Isotopes

Isotopes

The chemical properties of an element depend on the number of protons and electrons inside the atom. So if a neutron or two is added or removed from the nucleus, then the chemical properties will not change. This means that such an atom would remain in the same place in the periodic table. For example, no matter how many neutrons we add or subtract from a nucleus with 6 protons, that element will always be called carbon and have the element symbol C (see the periodic table). Atoms which have the same number of protons (i.e. same atomic number Z), but a different number of neutrons (i.e. different N and therefore different mass number A), are called isotopes.

Did You Know?

In Greek, “same place” reads as ίσoςτόπoς (isos topos). This is why atoms which have the same number of protons, but different numbers of neutrons, are called isotopes. They are in the same place on the periodic table!

Definition: Isotope

Isotopes of an element have the same number of protons (same Z), but a different number of neutrons (different N).

The chemical properties of the different isotopes of an element are the same, but they might vary in how stable their nucleus is. We can also write elements as E–A where the E is the element symbol and the A is the atomic mass of that element. For example Cl–35 has an atomic mass of $$\text{35}$$ $$\text{u}$$ (17 protons and 18 neutrons), while Cl–37 has an atomic mass of $$\text{37}$$ $$\text{u}$$ (17 protons and 20 neutrons).

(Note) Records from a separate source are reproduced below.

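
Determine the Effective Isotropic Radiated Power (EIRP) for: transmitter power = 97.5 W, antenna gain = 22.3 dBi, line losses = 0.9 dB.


Pt = 97.5 W = 19.8900 dBW
EIRP = Pt_dBW + Gt - losses = 19.8900 + 22.3 - 0.9 = 41.2900 dBW

41.2900 dBW


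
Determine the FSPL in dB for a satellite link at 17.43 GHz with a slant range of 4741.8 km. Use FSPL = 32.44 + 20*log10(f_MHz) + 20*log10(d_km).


f = 17.43 GHz = 17430.0000 MHz
d = 4741.8 km
FSPL = 32.44 + 20*log10(17430.0000) + 20*log10(4741.8)
FSPL = 32.44 + 84.8259 + 73.5189
FSPL = 190.7848 dB

190.7848 dB


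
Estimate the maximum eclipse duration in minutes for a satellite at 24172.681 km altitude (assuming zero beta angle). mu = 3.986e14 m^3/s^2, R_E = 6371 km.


r = 30543.6810 km
T = 885.4051 min
Eclipse fraction = arcsin(R_E/r)/pi = arcsin(6371.0000/30543.6810)/pi
= arcsin(0.2085865)/pi = 0.06688629
Eclipse duration = 0.06688629 * 885.4051 = 59.2215 min

59.2215 minutes


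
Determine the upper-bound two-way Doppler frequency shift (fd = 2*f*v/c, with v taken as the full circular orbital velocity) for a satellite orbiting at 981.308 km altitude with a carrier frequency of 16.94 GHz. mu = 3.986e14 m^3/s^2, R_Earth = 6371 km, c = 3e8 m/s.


r = 7.352308e+06 m
v = sqrt(mu/r) = 7363.0339 m/s (worst-case radial velocity)
f = 16.94 GHz = 1.694e+10 Hz
fd = 2*f*v/c = 2*1.694e+10*7363.0339/3.0e+08
fd = 831531.9640 Hz

831531.9640 Hz


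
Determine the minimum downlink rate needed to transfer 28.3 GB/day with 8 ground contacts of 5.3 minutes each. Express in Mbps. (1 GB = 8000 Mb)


total contact time = 8 * 5.3 * 60 = 2544.0000 s
data = 28.3 GB = 226400.0000 Mb
rate = 226400.0000 / 2544.0000 = 88.9937 Mbps

88.9937 Mbps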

In nature the different isotopes occur in different percentages. For example Cl–35 might make up $$\text{75}\%$$ of all chlorine atoms on Earth, and Cl–37 makes up the remaining $$\text{25}\%$$. The following worked example will show you how to calculate the average atomic mass for these two isotopes:

Example: The Relative Atomic Mass of an Isotopic Element

Question

The element chlorine has two isotopes, chlorine–35 and chlorine–37. The abundance of these isotopes when they occur naturally is $$\text{75}\%$$ chlorine–35 and $$\text{25}\%$$ chlorine–37. Calculate the average relative atomic mass for chlorine.

Step 1: Calculate the mass contribution of chlorine–35 to the average relative atomic mass

$$\text{75}\%$$ of the chlorine atoms has a mass of of $$\text{35}$$ $$\text{u}$$.

Contribution of Cl–35 $$= (\frac{75}{100} \times 35 = \text{26.25}\text{ u})$$.

Step 2: Calculate the contribution of chlorine–37 to the average relative atomic mass

$$\text{25}\%$$ of the chlorine atoms has a mass of of $$\text{37}$$ $$\text{u}$$.

Contribution of Cl–37 $$= (\frac{25}{100} \times 37 = \text{9.25}\text{ u})$$.

Step 3: Add the two values to arrive at the average relative atomic mass of chlorine

Relative atomic mass of chlorine = $$\text{26.25}$$ $$\text{u}$$ + $$\text{9.25}$$ $$\text{u}$$ = $$\text{35.5}$$ $$\text{u}$$.

If you look on the periodic table (see figure below), the average relative atomic mass for chlorine is $$\text{35.5}$$ $$\text{u}$$.